Apapun system pilkada yang akan diputuskan oleh Dewan Perwakilan Rakyat terkait mekanisme Pilkada baik yang langsung maupun  yang tidak langsung seyogyanya agar memberikan dampak positif pada penguatan penyelenggaraan otonomi daerah dan melahirkan sosok kepala daerah yang mengutamakan peningkatan kesejahteraan rakyat, sehingga orientasi segenap kepala daerah bagaimana menciptakan tata kelola pemerintahan yang bersih (clean government) dan good governance. Bukan malah sebaliknya sebagaimana yang diungkapkan Lord Acton (1834-1902) tentang kekuasaan bahwa 'power tends to corrupt' masih relevan pada kondisi saat ini, meski sudah lebih satu abad teori ini dicetuskan. Meraih kekuasaan hanya untuk mengumpulkan modal finansial untuk menggantikan utang-utang finansial semasa menjadi calon.

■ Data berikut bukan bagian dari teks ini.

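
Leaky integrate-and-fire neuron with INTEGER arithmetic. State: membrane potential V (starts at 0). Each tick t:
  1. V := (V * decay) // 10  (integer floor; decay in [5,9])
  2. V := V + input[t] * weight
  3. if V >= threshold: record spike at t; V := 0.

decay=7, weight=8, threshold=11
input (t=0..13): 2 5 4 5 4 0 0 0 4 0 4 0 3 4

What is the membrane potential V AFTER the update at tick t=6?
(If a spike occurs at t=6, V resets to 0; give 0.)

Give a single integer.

t=0: input=2 -> V=0 FIRE
t=1: input=5 -> V=0 FIRE
t=2: input=4 -> V=0 FIRE
t=3: input=5 -> V=0 FIRE
t=4: input=4 -> V=0 FIRE
t=5: input=0 -> V=0
t=6: input=0 -> V=0
t=7: input=0 -> V=0
t=8: input=4 -> V=0 FIRE
t=9: input=0 -> V=0
t=10: input=4 -> V=0 FIRE
t=11: input=0 -> V=0
t=12: input=3 -> V=0 FIRE
t=13: input=4 -> V=0 FIRE

Answer: 0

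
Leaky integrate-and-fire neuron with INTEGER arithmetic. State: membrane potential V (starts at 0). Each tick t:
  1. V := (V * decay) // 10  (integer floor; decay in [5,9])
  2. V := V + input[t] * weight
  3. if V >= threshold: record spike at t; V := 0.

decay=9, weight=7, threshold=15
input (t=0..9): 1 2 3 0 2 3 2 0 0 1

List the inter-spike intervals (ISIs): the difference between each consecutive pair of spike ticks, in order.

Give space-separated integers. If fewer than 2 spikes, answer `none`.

t=0: input=1 -> V=7
t=1: input=2 -> V=0 FIRE
t=2: input=3 -> V=0 FIRE
t=3: input=0 -> V=0
t=4: input=2 -> V=14
t=5: input=3 -> V=0 FIRE
t=6: input=2 -> V=14
t=7: input=0 -> V=12
t=8: input=0 -> V=10
t=9: input=1 -> V=0 FIRE

Answer: 1 3 4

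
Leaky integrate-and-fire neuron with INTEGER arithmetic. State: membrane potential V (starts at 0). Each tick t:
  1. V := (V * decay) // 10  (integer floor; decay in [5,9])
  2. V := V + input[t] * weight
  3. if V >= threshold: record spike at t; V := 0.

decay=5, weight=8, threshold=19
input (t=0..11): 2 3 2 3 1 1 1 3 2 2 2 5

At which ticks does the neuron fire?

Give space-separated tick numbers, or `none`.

t=0: input=2 -> V=16
t=1: input=3 -> V=0 FIRE
t=2: input=2 -> V=16
t=3: input=3 -> V=0 FIRE
t=4: input=1 -> V=8
t=5: input=1 -> V=12
t=6: input=1 -> V=14
t=7: input=3 -> V=0 FIRE
t=8: input=2 -> V=16
t=9: input=2 -> V=0 FIRE
t=10: input=2 -> V=16
t=11: input=5 -> V=0 FIRE

Answer: 1 3 7 9 11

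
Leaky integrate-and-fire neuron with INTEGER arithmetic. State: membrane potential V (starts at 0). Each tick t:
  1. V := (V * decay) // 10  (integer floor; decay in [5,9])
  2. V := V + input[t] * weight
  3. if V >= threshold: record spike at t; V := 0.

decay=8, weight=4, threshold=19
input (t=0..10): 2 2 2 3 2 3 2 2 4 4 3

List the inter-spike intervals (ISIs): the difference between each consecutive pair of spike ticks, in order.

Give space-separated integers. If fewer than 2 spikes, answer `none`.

Answer: 3 3 2

Derivation:
t=0: input=2 -> V=8
t=1: input=2 -> V=14
t=2: input=2 -> V=0 FIRE
t=3: input=3 -> V=12
t=4: input=2 -> V=17
t=5: input=3 -> V=0 FIRE
t=6: input=2 -> V=8
t=7: input=2 -> V=14
t=8: input=4 -> V=0 FIRE
t=9: input=4 -> V=16
t=10: input=3 -> V=0 FIRE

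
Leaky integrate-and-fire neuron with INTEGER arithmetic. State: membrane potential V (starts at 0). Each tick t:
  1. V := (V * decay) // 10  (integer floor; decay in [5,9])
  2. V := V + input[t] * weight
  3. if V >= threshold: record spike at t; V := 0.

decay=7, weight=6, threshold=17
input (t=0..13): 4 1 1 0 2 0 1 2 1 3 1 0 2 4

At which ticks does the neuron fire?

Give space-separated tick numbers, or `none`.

Answer: 0 7 9 13

Derivation:
t=0: input=4 -> V=0 FIRE
t=1: input=1 -> V=6
t=2: input=1 -> V=10
t=3: input=0 -> V=7
t=4: input=2 -> V=16
t=5: input=0 -> V=11
t=6: input=1 -> V=13
t=7: input=2 -> V=0 FIRE
t=8: input=1 -> V=6
t=9: input=3 -> V=0 FIRE
t=10: input=1 -> V=6
t=11: input=0 -> V=4
t=12: input=2 -> V=14
t=13: input=4 -> V=0 FIRE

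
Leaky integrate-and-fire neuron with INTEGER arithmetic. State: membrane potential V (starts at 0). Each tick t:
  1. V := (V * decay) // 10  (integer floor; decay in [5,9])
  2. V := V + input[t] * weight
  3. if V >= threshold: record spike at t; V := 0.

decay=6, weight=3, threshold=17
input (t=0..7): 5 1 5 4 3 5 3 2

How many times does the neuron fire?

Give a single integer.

t=0: input=5 -> V=15
t=1: input=1 -> V=12
t=2: input=5 -> V=0 FIRE
t=3: input=4 -> V=12
t=4: input=3 -> V=16
t=5: input=5 -> V=0 FIRE
t=6: input=3 -> V=9
t=7: input=2 -> V=11

Answer: 2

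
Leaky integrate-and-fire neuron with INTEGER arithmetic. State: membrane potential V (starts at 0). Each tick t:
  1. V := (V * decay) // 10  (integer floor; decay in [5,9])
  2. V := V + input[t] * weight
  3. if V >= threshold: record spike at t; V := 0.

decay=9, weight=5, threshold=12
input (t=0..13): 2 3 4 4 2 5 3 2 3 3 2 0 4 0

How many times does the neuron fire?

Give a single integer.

Answer: 8

Derivation:
t=0: input=2 -> V=10
t=1: input=3 -> V=0 FIRE
t=2: input=4 -> V=0 FIRE
t=3: input=4 -> V=0 FIRE
t=4: input=2 -> V=10
t=5: input=5 -> V=0 FIRE
t=6: input=3 -> V=0 FIRE
t=7: input=2 -> V=10
t=8: input=3 -> V=0 FIRE
t=9: input=3 -> V=0 FIRE
t=10: input=2 -> V=10
t=11: input=0 -> V=9
t=12: input=4 -> V=0 FIRE
t=13: input=0 -> V=0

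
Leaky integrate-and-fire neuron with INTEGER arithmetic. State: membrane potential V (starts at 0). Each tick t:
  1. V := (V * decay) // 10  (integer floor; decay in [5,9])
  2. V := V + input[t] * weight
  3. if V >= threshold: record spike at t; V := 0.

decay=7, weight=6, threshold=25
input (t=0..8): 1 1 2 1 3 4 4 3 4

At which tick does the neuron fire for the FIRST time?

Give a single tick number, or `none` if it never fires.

Answer: 4

Derivation:
t=0: input=1 -> V=6
t=1: input=1 -> V=10
t=2: input=2 -> V=19
t=3: input=1 -> V=19
t=4: input=3 -> V=0 FIRE
t=5: input=4 -> V=24
t=6: input=4 -> V=0 FIRE
t=7: input=3 -> V=18
t=8: input=4 -> V=0 FIRE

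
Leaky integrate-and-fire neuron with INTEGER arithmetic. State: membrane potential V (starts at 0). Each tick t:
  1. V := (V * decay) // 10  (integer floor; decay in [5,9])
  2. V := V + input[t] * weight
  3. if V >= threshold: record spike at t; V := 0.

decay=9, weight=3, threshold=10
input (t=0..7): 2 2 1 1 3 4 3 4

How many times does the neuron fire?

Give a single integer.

t=0: input=2 -> V=6
t=1: input=2 -> V=0 FIRE
t=2: input=1 -> V=3
t=3: input=1 -> V=5
t=4: input=3 -> V=0 FIRE
t=5: input=4 -> V=0 FIRE
t=6: input=3 -> V=9
t=7: input=4 -> V=0 FIRE

Answer: 4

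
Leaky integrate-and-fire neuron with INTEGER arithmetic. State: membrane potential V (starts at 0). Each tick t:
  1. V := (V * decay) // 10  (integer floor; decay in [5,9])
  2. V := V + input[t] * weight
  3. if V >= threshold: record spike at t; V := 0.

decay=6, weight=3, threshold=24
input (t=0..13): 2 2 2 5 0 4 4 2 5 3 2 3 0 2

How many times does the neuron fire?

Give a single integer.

Answer: 1

Derivation:
t=0: input=2 -> V=6
t=1: input=2 -> V=9
t=2: input=2 -> V=11
t=3: input=5 -> V=21
t=4: input=0 -> V=12
t=5: input=4 -> V=19
t=6: input=4 -> V=23
t=7: input=2 -> V=19
t=8: input=5 -> V=0 FIRE
t=9: input=3 -> V=9
t=10: input=2 -> V=11
t=11: input=3 -> V=15
t=12: input=0 -> V=9
t=13: input=2 -> V=11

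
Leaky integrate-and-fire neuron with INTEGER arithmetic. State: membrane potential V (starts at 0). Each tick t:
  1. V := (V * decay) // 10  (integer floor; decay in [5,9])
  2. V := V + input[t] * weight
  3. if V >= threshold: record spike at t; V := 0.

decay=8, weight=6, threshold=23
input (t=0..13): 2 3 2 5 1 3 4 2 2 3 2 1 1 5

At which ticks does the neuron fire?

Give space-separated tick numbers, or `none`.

t=0: input=2 -> V=12
t=1: input=3 -> V=0 FIRE
t=2: input=2 -> V=12
t=3: input=5 -> V=0 FIRE
t=4: input=1 -> V=6
t=5: input=3 -> V=22
t=6: input=4 -> V=0 FIRE
t=7: input=2 -> V=12
t=8: input=2 -> V=21
t=9: input=3 -> V=0 FIRE
t=10: input=2 -> V=12
t=11: input=1 -> V=15
t=12: input=1 -> V=18
t=13: input=5 -> V=0 FIRE

Answer: 1 3 6 9 13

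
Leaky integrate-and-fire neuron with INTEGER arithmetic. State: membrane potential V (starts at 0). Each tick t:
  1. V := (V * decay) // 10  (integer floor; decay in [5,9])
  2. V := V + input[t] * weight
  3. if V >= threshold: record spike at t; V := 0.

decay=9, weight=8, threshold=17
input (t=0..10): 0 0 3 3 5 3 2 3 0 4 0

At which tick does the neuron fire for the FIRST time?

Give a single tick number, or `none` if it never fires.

Answer: 2

Derivation:
t=0: input=0 -> V=0
t=1: input=0 -> V=0
t=2: input=3 -> V=0 FIRE
t=3: input=3 -> V=0 FIRE
t=4: input=5 -> V=0 FIRE
t=5: input=3 -> V=0 FIRE
t=6: input=2 -> V=16
t=7: input=3 -> V=0 FIRE
t=8: input=0 -> V=0
t=9: input=4 -> V=0 FIRE
t=10: input=0 -> V=0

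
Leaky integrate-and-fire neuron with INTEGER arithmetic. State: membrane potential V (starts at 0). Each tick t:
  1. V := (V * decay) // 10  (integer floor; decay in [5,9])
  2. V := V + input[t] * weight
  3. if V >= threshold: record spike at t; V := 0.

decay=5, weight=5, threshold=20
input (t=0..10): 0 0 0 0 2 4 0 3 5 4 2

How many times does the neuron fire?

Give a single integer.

Answer: 3

Derivation:
t=0: input=0 -> V=0
t=1: input=0 -> V=0
t=2: input=0 -> V=0
t=3: input=0 -> V=0
t=4: input=2 -> V=10
t=5: input=4 -> V=0 FIRE
t=6: input=0 -> V=0
t=7: input=3 -> V=15
t=8: input=5 -> V=0 FIRE
t=9: input=4 -> V=0 FIRE
t=10: input=2 -> V=10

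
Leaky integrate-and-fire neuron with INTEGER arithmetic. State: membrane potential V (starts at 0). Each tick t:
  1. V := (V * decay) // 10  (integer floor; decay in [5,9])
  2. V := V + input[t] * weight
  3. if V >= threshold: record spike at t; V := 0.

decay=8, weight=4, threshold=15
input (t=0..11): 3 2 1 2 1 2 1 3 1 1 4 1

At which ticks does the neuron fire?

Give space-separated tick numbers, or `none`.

Answer: 1 5 7 10

Derivation:
t=0: input=3 -> V=12
t=1: input=2 -> V=0 FIRE
t=2: input=1 -> V=4
t=3: input=2 -> V=11
t=4: input=1 -> V=12
t=5: input=2 -> V=0 FIRE
t=6: input=1 -> V=4
t=7: input=3 -> V=0 FIRE
t=8: input=1 -> V=4
t=9: input=1 -> V=7
t=10: input=4 -> V=0 FIRE
t=11: input=1 -> V=4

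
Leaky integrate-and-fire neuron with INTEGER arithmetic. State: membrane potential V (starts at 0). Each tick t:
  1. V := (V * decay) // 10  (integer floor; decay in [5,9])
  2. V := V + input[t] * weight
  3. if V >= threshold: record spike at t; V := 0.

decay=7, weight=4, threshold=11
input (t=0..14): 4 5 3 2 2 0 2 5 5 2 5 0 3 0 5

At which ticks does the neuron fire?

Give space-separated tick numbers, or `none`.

Answer: 0 1 2 4 7 8 10 12 14

Derivation:
t=0: input=4 -> V=0 FIRE
t=1: input=5 -> V=0 FIRE
t=2: input=3 -> V=0 FIRE
t=3: input=2 -> V=8
t=4: input=2 -> V=0 FIRE
t=5: input=0 -> V=0
t=6: input=2 -> V=8
t=7: input=5 -> V=0 FIRE
t=8: input=5 -> V=0 FIRE
t=9: input=2 -> V=8
t=10: input=5 -> V=0 FIRE
t=11: input=0 -> V=0
t=12: input=3 -> V=0 FIRE
t=13: input=0 -> V=0
t=14: input=5 -> V=0 FIRE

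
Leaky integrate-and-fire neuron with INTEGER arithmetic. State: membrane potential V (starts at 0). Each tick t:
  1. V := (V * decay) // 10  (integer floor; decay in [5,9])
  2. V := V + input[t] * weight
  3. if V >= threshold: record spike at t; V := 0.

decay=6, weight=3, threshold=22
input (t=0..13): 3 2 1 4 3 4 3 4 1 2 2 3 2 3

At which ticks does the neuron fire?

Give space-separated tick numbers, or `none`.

Answer: 5

Derivation:
t=0: input=3 -> V=9
t=1: input=2 -> V=11
t=2: input=1 -> V=9
t=3: input=4 -> V=17
t=4: input=3 -> V=19
t=5: input=4 -> V=0 FIRE
t=6: input=3 -> V=9
t=7: input=4 -> V=17
t=8: input=1 -> V=13
t=9: input=2 -> V=13
t=10: input=2 -> V=13
t=11: input=3 -> V=16
t=12: input=2 -> V=15
t=13: input=3 -> V=18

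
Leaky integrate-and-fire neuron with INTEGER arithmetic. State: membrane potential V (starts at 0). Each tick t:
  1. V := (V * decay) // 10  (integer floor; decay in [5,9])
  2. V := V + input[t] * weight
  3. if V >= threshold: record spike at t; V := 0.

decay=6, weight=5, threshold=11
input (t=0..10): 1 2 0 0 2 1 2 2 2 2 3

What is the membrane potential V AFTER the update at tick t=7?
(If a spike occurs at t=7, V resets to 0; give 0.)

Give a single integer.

t=0: input=1 -> V=5
t=1: input=2 -> V=0 FIRE
t=2: input=0 -> V=0
t=3: input=0 -> V=0
t=4: input=2 -> V=10
t=5: input=1 -> V=0 FIRE
t=6: input=2 -> V=10
t=7: input=2 -> V=0 FIRE
t=8: input=2 -> V=10
t=9: input=2 -> V=0 FIRE
t=10: input=3 -> V=0 FIRE

Answer: 0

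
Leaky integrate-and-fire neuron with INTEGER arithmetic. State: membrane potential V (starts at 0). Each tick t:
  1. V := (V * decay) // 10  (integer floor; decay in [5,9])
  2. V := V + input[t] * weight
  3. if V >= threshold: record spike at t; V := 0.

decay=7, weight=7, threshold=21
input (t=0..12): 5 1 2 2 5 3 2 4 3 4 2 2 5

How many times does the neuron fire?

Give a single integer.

Answer: 9

Derivation:
t=0: input=5 -> V=0 FIRE
t=1: input=1 -> V=7
t=2: input=2 -> V=18
t=3: input=2 -> V=0 FIRE
t=4: input=5 -> V=0 FIRE
t=5: input=3 -> V=0 FIRE
t=6: input=2 -> V=14
t=7: input=4 -> V=0 FIRE
t=8: input=3 -> V=0 FIRE
t=9: input=4 -> V=0 FIRE
t=10: input=2 -> V=14
t=11: input=2 -> V=0 FIRE
t=12: input=5 -> V=0 FIRE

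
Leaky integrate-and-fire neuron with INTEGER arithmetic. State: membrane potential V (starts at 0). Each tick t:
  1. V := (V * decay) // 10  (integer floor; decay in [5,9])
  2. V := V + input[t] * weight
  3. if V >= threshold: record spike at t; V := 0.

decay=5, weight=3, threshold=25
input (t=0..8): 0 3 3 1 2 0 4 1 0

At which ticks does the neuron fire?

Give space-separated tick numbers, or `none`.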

Sistem pilkada yang akan diterapkan kedepan tentunya dapat menumbuhkan pendewasaan pendidikan politik rakyat dalam kehidupan berdemokrasi. Namun yang perlu disempurnakan adalah soal implementasi Undang-undang 10 Tahun 2016 tentang perubahan kedua atas Undang-undang Nomor 8 Tahun 2015 Tentang Penetapan Peraturan Pemerintah Pengganti Undang-undang Nomor 1 Tahun 2014 tentang Pemilihan Gubernur, Bupati dan Walikota menjadi Undang-undang. Penyelenggaraan Pilkada yang mengharuskan lembaga pengawas pilkada agar menjalankan tugas dan fungsinya dengan baik, sehingga rakyat dapat dituntun untuk menyalurkan aspirasinya dalam pemilukada dengan prinsip jurdil (jujur, dan adil), guna menciptakan pemilukada yang beradab dapat diwujudkan di negeri ini. (*)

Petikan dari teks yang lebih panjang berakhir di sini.